The painting’s extreme simplicity and somber palette recall the full-length portraits of Velázquez and anticipate certain minimalist tendencies of twentieth-century abstraction, yet its mediumistic character — many contemporaries described it as being like an apparition — relates it to symbolist currents of the 1890s. Whistler's desire to capture the soul of Montesquiou is suggested by his final words to the exhausted model: “Look at me for an instant longer, and you will look forever!

The garment shown hanging over the count’s left arm was a chinchilla cape belonging to his beloved cousin and muse, Comtesse Élisabeth Greffulhe. Today, Montesquiou is probably best remembered as one of the models for the personage of the Baron de Charlus in Proust’s A la recherche du temps perdu.

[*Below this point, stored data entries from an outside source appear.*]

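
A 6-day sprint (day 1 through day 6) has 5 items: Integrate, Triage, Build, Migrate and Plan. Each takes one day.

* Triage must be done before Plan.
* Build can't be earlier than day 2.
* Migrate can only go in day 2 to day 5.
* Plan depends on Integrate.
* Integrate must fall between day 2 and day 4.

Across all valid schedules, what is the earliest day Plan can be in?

Precedence pushes Plan to at least day 3.
Plan at day 3 is achievable: Triage=day 1, Migrate=day 2, Integrate=day 2, Plan=day 3, Build=day 2.

day 3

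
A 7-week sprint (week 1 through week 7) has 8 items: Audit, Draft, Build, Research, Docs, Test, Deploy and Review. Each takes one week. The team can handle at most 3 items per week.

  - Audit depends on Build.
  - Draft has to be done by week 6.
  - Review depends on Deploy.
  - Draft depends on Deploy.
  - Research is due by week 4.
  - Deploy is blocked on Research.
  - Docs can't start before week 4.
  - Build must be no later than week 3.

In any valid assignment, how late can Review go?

Precedence pushes Review to at least week 3.
Review at week 7 is achievable: Draft -> week 3, Build -> week 1, Deploy -> week 2, Review -> week 7, Research -> week 1, Test -> week 1, Docs -> week 4, Audit -> week 2.

week 7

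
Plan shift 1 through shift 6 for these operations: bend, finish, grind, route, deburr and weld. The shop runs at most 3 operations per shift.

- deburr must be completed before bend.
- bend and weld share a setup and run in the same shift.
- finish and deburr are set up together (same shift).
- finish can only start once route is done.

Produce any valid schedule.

finish -> shift 2, bend -> shift 3, weld -> shift 3, deburr -> shift 2, route -> shift 1, grind -> shift 1

Checking: deburr(shift 2) before bend(shift 3); route(shift 1) before finish(shift 2); finish = deburr = shift 2; bend = weld = shift 3; max 2 per shift (cap 3).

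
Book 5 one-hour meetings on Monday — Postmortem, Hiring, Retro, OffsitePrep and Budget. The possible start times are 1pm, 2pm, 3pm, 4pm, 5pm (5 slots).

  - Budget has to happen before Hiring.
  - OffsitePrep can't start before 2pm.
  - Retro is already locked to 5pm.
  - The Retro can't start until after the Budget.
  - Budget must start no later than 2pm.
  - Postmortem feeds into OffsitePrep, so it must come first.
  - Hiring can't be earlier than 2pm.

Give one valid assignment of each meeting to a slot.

Hiring -> 2pm, Postmortem -> 1pm, Budget -> 1pm, OffsitePrep -> 2pm, Retro -> 5pm

Checking: Budget(1pm) before Hiring(2pm); Budget(1pm) before Retro(5pm); Postmortem(1pm) before OffsitePrep(2pm); Retro=5pm in [5pm,5pm]; Budget=1pm in [1pm,2pm]; OffsitePrep=2pm in [2pm,5pm]; Hiring=2pm in [2pm,5pm].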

Source: Art in The Frick Collection: Paintings, Sculpture, Decorative Arts, New York: Harry N. Abrams, 1996.

This painting was the subject of a 1995–1996 exhibition at The Frick Collection, entitled Whistler and Montesquiou: The Butterfly and the Bat.

Collection History

Comte Robert de Montesquiou-Fezensac. Sold by him to R.A. Canfield in 1902. Knoedler. Frick, 1914.